System Overview

Fixed timestep updates simulation at constant intervals (e.g., 60 FPS), ensuring deterministic, frame-rate independent behavior. Variable timestep uses actual frame time, simpler but non-deterministic and frame-rate dependent.

The accumulator pattern allows fixed timestep to handle variable frame rates: accumulate frame time, update in fixed steps until accumulator is depleted. This maintains determinism while adapting to performance variations.

Why Include Gravity?

Gravity (acceleration) is included in this demo for several important reasons:

• Amplifies Timestep Differences: Acceleration compounds over time. Small differences in timestep lead to larger position differences, making the fixed vs variable timestep divergence more visible and dramatic.
• Real-World Relevance: Most games use gravity for physics simulation. This demo shows how timestep choice affects real game scenarios, not just theoretical examples.
• Demonstrates Accumulation Error: With constant velocity, timestep differences are linear. With acceleration, errors accumulate quadratically, showing why fixed timestep matters for physics accuracy.
• Visual Clarity: The desync visualization (connecting lines and heatmap) becomes more meaningful when particles diverge significantly. Gravity ensures visible divergence occurs quickly.
• Performance Impact: Variable timestep with gravity can cause "spiral of death" - slow frames cause larger timesteps, which make physics more expensive, causing even slower frames. Fixed timestep prevents this.

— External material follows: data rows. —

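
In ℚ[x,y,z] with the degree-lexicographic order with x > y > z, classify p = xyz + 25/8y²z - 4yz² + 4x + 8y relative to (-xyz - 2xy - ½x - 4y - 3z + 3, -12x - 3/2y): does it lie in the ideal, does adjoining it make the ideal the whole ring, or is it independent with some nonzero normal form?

First compute the reduced Gröbner basis of I by Buchberger's algorithm.
f_1 = -xyz - 2xy - ½x - 4y - 3z + 3, LT = xyz.
f_2 = -12x - 3/2y, LT = x.

S(f_1,f_2): lcm = xyz. S = -⅛y²z + 2xy + ½x + 4y + 3z - 3.
  leading term y²z: no divisor's leading term divides it; move -⅛y²z to the remainder.
  leading term xy: subtract (-⅙y)·f_2 from 2xy + ½x + 4y + 3z - 3 → -¼y² + ½x + 4y + 3z - 3
  leading term y²: no divisor's leading term divides it; move -¼y² to the remainder.
  leading term x: subtract (-1/24)·f_2 from ½x + 4y + 3z - 3 → 63/16y + 3z - 3
  leading term y: no divisor's leading term divides it; move 63/16y to the remainder.
  leading term z: no divisor's leading term divides it; move 3z to the remainder.
  leading term 1: no divisor's leading term divides it; move -3 to the remainder.
  remainder -⅛y²z - ¼y² + 63/16y + 3z - 3 ≠ 0; add h_3 = -⅛y²z - ¼y² + 63/16y + 3z - 3 to the basis.

The other S-polynomials (S(f_1,h_3), S(f_2,h_3)) all reduce to 0 modulo the current basis, so we have a Gröbner basis.
Inter-reduce: drop elements whose leading term is divisible by another's, tail-reduce, and make monic.
Reduced Gröbner basis: {y²z + 2y² - 63/2y - 24z + 24, x + ⅛y}.
Label its elements g_1 = y²z + 2y² - 63/2y - 24z + 24, g_2 = x + ⅛y.

Reduce p = xyz + 25/8y²z - 4yz² + 4x + 8y modulo G:
  leading term xyz: subtract (yz)·g_2 from xyz + 25/8y²z - 4yz² + 4x + 8y → 3y²z - 4yz² + 4x + 8y
  leading term y²z: subtract (3)·g_1 from 3y²z - 4yz² + 4x + 8y → -4yz² - 6y² + 4x + 205/2y + 72z - 72
  leading term yz²: no divisor's leading term divides it; move -4yz² to the remainder.
  leading term y²: no divisor's leading term divides it; move -6y² to the remainder.
  leading term x: subtract (4)·g_2 from 4x + 205/2y + 72z - 72 → 102y + 72z - 72
  leading term y: no divisor's leading term divides it; move 102y to the remainder.
  leading term z: no divisor's leading term divides it; move 72z to the remainder.
  leading term 1: no divisor's leading term divides it; move -72 to the remainder.
  normal form = -4yz² - 6y² + 102y + 72z - 72.
The normal form is nonzero, so p ∉ I. Since p minus its normal form lies in I, I + (p) = I + (r) where r = -4yz² - 6y² + 102y + 72z - 72; decide whether this ideal is the whole ring.
Run Buchberger on G together with r (pairs among the g_i already reduce to 0 since G is a Gröbner basis):
g_1 = y²z + 2y² - 63/2y - 24z + 24, LT = y²z.
g_2 = x + ⅛y, LT = x.
r = -4yz² - 6y² + 102y + 72z - 72, LT = yz².

S(g_1,r): lcm = y²z². S = -3/2y³ + 2y²z + 51/2y² - 27/2yz - 24z² - 18y + 24z.
  leading term y³: no divisor's leading term divides it; move -3/2y³ to the remainder.
  leading term y²z: subtract (2)·g_1 from 2y²z + 51/2y² - 27/2yz - 24z² - 18y + 24z → 43/2y² - 27/2yz - 24z² + 45y + 72z - 48
  leading term y²: no divisor's leading term divides it; move 43/2y² to the remainder.
  leading term yz: no divisor's leading term divides it; move -27/2yz to the remainder.
  leading term z²: no divisor's leading term divides it; move -24z² to the remainder.
  leading term y: no divisor's leading term divides it; move 45y to the remainder.
  leading term z: no divisor's leading term divides it; move 72z to the remainder.
  leading term 1: no divisor's leading term divides it; move -48 to the remainder.
  remainder -3/2y³ + 43/2y² - 27/2yz - 24z² + 45y + 72z - 48 ≠ 0; add m_4 = -3/2y³ + 43/2y² - 27/2yz - 24z² + 45y + 72z - 48 to the basis.

S(g_1,m_4): lcm = y³z. S = 2y³ + 43/3y²z - 9yz² - 16z³ - 63/2y² + 6yz + 48z² + 24y - 32z.
  leading term y³: subtract (-4/3)·m_4 from 2y³ + 43/3y²z - 9yz² - 16z³ - 63/2y² + 6yz + 48z² + 24y - 32z → 43/3y²z - 9yz² - 16z³ - 17/6y² - 12yz + 16z² + 84y + 64z - 64
  leading term y²z: subtract (43/3)·g_1 from 43/3y²z - 9yz² - 16z³ - 17/6y² - 12yz + 16z² + 84y + 64z - 64 → -9yz² - 16z³ - 63/2y² - 12yz + 16z² + 1071/2y + 408z - 408
  leading term yz²: subtract (9/4)·r from -9yz² - 16z³ - 63/2y² - 12yz + 16z² + 1071/2y + 408z - 408 → -16z³ - 18y² - 12yz + 16z² + 306y + 246z - 246
  leading term z³: no divisor's leading term divides it; move -16z³ to the remainder.
  leading term y²: no divisor's leading term divides it; move -18y² to the remainder.
  leading term yz: no divisor's leading term divides it; move -12yz to the remainder.
  leading term z²: no divisor's leading term divides it; move 16z² to the remainder.
  leading term y: no divisor's leading term divides it; move 306y to the remainder.
  leading term z: no divisor's leading term divides it; move 246z to the remainder.
  leading term 1: no divisor's leading term divides it; move -246 to the remainder.
  remainder -16z³ - 18y² - 12yz + 16z² + 306y + 246z - 246 ≠ 0; add m_5 = -16z³ - 18y² - 12yz + 16z² + 306y + 246z - 246 to the basis.

The other S-polynomials (S(g_1,g_2), S(g_2,r), S(g_2,m_4), S(r,m_4), S(g_1,m_5), S(g_2,m_5), S(r,m_5), S(m_4,m_5)) all reduce to 0 modulo the current basis, so we have a Gröbner basis.
Inter-reduce: drop elements whose leading term is divisible by another's, tail-reduce, and make monic.
Reduced Gröbner basis: {y³ - 43/3y² + 9yz + 16z² - 30y - 48z + 32, y²z + 2y² - 63/2y - 24z + 24, yz² + 3/2y² - 51/2y - 18z + 18, z³ + 9/8y² + ¾yz - z² - 153/8y - 123/8z + 123/8, x + ⅛y}.
The reduced Gröbner basis of I + (p) is {y³ - 43/3y² + 9yz + 16z² - 30y - 48z + 32, y²z + 2y² - 63/2y - 24z + 24, yz² + 3/2y² - 51/2y - 18z + 18, z³ + 9/8y² + ¾yz - z² - 153/8y - 123/8z + 123/8, x + ⅛y} ≠ {1}, a proper ideal, so the enlarged system stays consistent: p is independent of I, with normal form -4yz² - 6y² + 102y + 72z - 72.

xyz + 25/8y²z - 4yz² + 4x + 8y is independent of I; its normal form modulo I is -4yz² - 6y² + 102y + 72z - 72.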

Try it yourself: Set gravity to 0 and watch how the desync becomes minimal. Then increase gravity and observe how quickly the two simulations diverge. This demonstrates why fixed timestep is essential for physics-heavy games.

Why Games Use This

• Determinism: Fixed timestep ensures same result every time
• Replay/Networking: Deterministic simulation enables perfect replays
• Frame Independence: Physics work correctly at any FPS
• Stability: Fixed timestep prevents numerical instability
• Debugging: Reproducible behavior makes bugs easier to find

Key Parameters

• Fixed Timestep: Update interval (typically 1/60s = 16.67ms)
• Accumulator: Stores leftover time between frames
• Gravity: Force applied each timestep
• Bounce Damping: Energy loss on collision

Failure Modes

• Spiral of Death: Slow frames cause multiple updates, making it slower
• Desync: Variable timestep causes different results on different machines
• Too small timestep: Many updates per frame, performance issues
• Too large timestep: Physics becomes unstable, objects tunnel through walls
• Mixed timesteps: Some systems fixed, others variable causes desync

Scaling Behavior

Fixed timestep performance depends on update frequency and complexity. If frame time exceeds timestep, multiple updates occur per frame. Worst case: frame takes longer than timestep, causing spiral of death.

Variable timestep is O(1) per frame but non-deterministic. Fixed timestep is O(n) where n = frame_time / timestep.

Related Algorithms

• Substepping: Multiple physics steps per frame
• Interpolation: Smooth rendering between fixed updates
• Event Queues: Time-sorted events for discrete simulation
• Time Dilation: Slow motion effects
• Time Rewind: Deterministic replay for undo/rewind

Free Tools & Libraries

• Box2D: Physics engine with fixed timestep
• Unity: Built-in fixed timestep support

System-Thinking Prompts

• What happens when frame time > timestep? Spiral of death?
• Where does determinism break? Floating point errors, variable timestep?
• How do different frame rates affect simulation? 30 FPS vs 144 FPS?
• Which parameter dominates? Timestep size or update complexity?
• What's the optimal timestep? Too small vs too large?
• How does desync accumulate? Over seconds, minutes, hours?
• Can we guarantee determinism? Or is approximate acceptable?